The best way to understand the erratic shift in Trump’s approach is to see it for what it is: another failed foray into the deep waters of foreign affairs about which the president understands little or nothing and for whom consequences seem to mean nothing. Bolton a few months before his sacking had claimed Washington was going to “squeeze them until the pips squeak; the mullahs will have to change their behaviour drastically or face economic disaster.” The only pips doing the squeaking today are the ousted Bolton and the befuddled Trump. No wonder Zarif is feeling cocky and Rouhani is talking tough.
After all, Iran knows a thing or two about living with sanctions. And the Iranians also know how desperately the Europeans want to keep JCPOA alive – hence the Macron gambit. The departure of Bolton strengthens their hand and steels their determination. They read Trump’s vacillations as weakness. In that regard, it’s noteworthy that one of the reasons the president sacked Bolton is because his national security advisor was arguing strenuously that the president, by softening his position, was playing into the hands of the Iranians.

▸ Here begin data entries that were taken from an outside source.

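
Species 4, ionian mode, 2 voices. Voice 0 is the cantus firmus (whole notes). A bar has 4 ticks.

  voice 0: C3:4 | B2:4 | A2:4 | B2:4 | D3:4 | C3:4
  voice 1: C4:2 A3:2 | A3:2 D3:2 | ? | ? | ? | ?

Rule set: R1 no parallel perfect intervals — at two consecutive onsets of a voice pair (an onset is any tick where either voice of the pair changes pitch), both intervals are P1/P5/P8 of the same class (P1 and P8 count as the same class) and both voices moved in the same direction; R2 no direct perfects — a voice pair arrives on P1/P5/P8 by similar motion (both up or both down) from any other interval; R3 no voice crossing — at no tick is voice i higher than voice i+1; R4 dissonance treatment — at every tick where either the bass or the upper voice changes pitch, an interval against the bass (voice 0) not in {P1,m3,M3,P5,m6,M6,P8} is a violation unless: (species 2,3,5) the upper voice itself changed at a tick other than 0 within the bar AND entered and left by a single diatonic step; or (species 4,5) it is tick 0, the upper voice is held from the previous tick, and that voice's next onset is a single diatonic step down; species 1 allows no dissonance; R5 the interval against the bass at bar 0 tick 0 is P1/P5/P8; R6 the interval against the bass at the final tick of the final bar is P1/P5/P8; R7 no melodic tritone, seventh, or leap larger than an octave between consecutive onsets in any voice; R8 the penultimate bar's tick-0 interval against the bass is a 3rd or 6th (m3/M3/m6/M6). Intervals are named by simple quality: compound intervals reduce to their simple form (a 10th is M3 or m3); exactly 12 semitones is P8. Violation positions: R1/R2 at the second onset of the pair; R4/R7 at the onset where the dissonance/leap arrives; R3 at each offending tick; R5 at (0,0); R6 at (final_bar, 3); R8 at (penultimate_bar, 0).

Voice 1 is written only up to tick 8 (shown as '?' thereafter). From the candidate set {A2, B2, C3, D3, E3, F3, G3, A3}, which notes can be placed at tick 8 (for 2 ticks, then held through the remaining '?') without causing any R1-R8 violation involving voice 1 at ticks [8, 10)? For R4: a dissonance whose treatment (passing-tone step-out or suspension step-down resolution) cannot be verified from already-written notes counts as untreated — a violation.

A2: violates R2
B2: violates R4
C3: legal
D3: violates R4
E3: legal
F3: legal
G3: violates R4
A3: legal

{A3, C3, E3, F3}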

Bolton wasn’t wrong about that and the fact he is gone only reinforces Tehran’s sense that it is winning the game.
For now, however, the only tangible win is that the possibility of war breaking out has been significantly dialled down. Iran will stay the course, confident that go or stay Trump’s strategy is a busted flush. For his part, Trump may be thinking he can pull the wool over American voters’ eyes by doing a deal with Iran which he will claim as a great diplomatic achievement, “probably the greatest ever” but which in reality will wind up looking much like the very deal he pulled out of.